The city’s rich literary history and all-pervasive bohemian atmosphere made it easier for Southern to pursue his vocation. He had been writing furiously since his Army days, but chose not to show much of this material to anyone. During his first year in Paris, he tried to maintain a diary. He later told Francis Wyndham that he discarded about three novels during this period. Little is known about this material and no samples of it appear to have survived. Southern was struggling to avoid fiction that was autobiographical or regional in the manner of Hemingway and Faulkner. Instead, he was trying to learn from the modernist experiments of Joyce and Céline without descending into parody or pastiche.
When he was not quietly trying to be a writer who could be as interesting to others as he was to himself, Southern was rapidly making friends. The world of English-speaking expatriates was small enough for kindred spirits to link up fairly quickly. One of the most important of these new acquaintances was Mason Hoffenberg.
If there was a model for the hipster perfection that Southern sought, this was it. A short wiry man with slightly bulging eyes, Hoffenberg was a Beat before the term had even entered the underground, let alone the mainstream. Born in New York in 1922, he was the son of a successful businessman who owned a shoe factory. As a teenager, Hoffenberg briefly attended the same military school as Anastasio Somoza, the future dictator of Nicaragua. He knew Diane Arbus in high school. He served in the U.S. Army and was part of the forces that liberated Paris. Hoffenbe
rg had spent the first few years after the war hanging around Greenwich Village. The San Remo bar became a regular haunt for the ur-slacker. Like Southern, he had also used the GI Bill to return to Paris. Because Hoffenberg spoke and understood French better than most expats, he was able to land a steady gig at Agence France-Presse as a copy editor.

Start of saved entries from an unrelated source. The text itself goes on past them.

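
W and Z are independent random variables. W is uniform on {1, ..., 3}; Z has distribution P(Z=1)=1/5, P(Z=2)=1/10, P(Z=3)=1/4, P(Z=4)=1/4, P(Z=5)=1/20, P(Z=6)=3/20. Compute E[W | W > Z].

13/5

P(W > Z) = 1/6.
Summing W·P(x,y) over outcomes with W > Z gives 13/30.
E[W | W > Z] = (13/30) / (1/6) = 13/5.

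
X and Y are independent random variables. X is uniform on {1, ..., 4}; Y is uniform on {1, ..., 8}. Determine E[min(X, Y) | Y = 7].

Outcomes with Y = 7: (1,7), (2,7), (3,7), (4,7), each with probability 1/32.
E[min(X, Y) | Y = 7] = (1 + 2 + 3 + 4) / 4 = 5/2.

5/2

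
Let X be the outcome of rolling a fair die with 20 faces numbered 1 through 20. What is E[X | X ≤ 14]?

P(X ≤ 14) = 7/10.
E[X | X ≤ 14] = (21/4) / (7/10) = 15/2.

15/2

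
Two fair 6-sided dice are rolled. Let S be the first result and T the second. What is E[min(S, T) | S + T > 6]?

23/7

P(S + T > 6) = 7/12.
Summing min(S,T)·P(x,y) over outcomes with S + T > 6 gives 23/12.
E[min(S, T) | S + T > 6] = (23/12) / (7/12) = 23/7.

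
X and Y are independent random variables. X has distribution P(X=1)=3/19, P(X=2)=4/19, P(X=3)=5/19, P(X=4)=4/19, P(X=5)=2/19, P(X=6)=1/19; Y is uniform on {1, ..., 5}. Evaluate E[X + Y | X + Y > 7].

200/23

P(X + Y > 7) = 23/95.
Summing (X+Y)·P(x,y) over outcomes with X + Y > 7 gives 40/19.
E[X + Y | X + Y > 7] = (40/19) / (23/95) = 200/23.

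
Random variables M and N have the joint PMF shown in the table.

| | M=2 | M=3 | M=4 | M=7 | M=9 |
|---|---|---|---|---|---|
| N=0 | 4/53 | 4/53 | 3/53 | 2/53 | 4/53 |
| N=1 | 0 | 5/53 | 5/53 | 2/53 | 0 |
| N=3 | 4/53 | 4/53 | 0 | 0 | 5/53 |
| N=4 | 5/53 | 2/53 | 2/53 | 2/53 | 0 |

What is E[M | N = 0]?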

Unlike Southern, Hoffenberg possessed a direct in-your-face attitude toward the world. Some found Hoffenberg’s contrary brand of self-confidence obnoxious, but to Southern, he was the real McCoy. His worldliness was confirmed by his marriage to an attractive, upper-class French woman, Couquitte, daughter of art historian Élie Faure. Hoffenberg, like several of Southern’s new hipster buddies in Paris, was also in the process of developing a lifelong heroin habit. He would go off and on heroin so often that he began to give his various habits women’s names, like hurricanes. William Burroughs would later say that Hoffenberg was one of those who liked the pain of withdrawal. For Maurice Girodias’s Olympia Press, he wrote the “dbs” (dirty books) Sin for Breakfast (as Hamilton Drake) and Until She Screams (as Faustino Perez).
Quality Lit. Jazz. Café society. Pornography. Mainlining heroin. Hoffenberg was up for it all. He became the first of the many extreme and dynamic personalities that Southern would embrace, befriend, and try to stay loyal to throughout his life. Such relationships would lead to productive and exciting collaborations, but also to unresolved feelings of envy, resentment, betrayal, and various kinds of unhealthy psychological dependence for both parties. In the case of Hoffenberg, Southern found a buddy who shared his dark humor, flights of fancy, and willingness to go all out.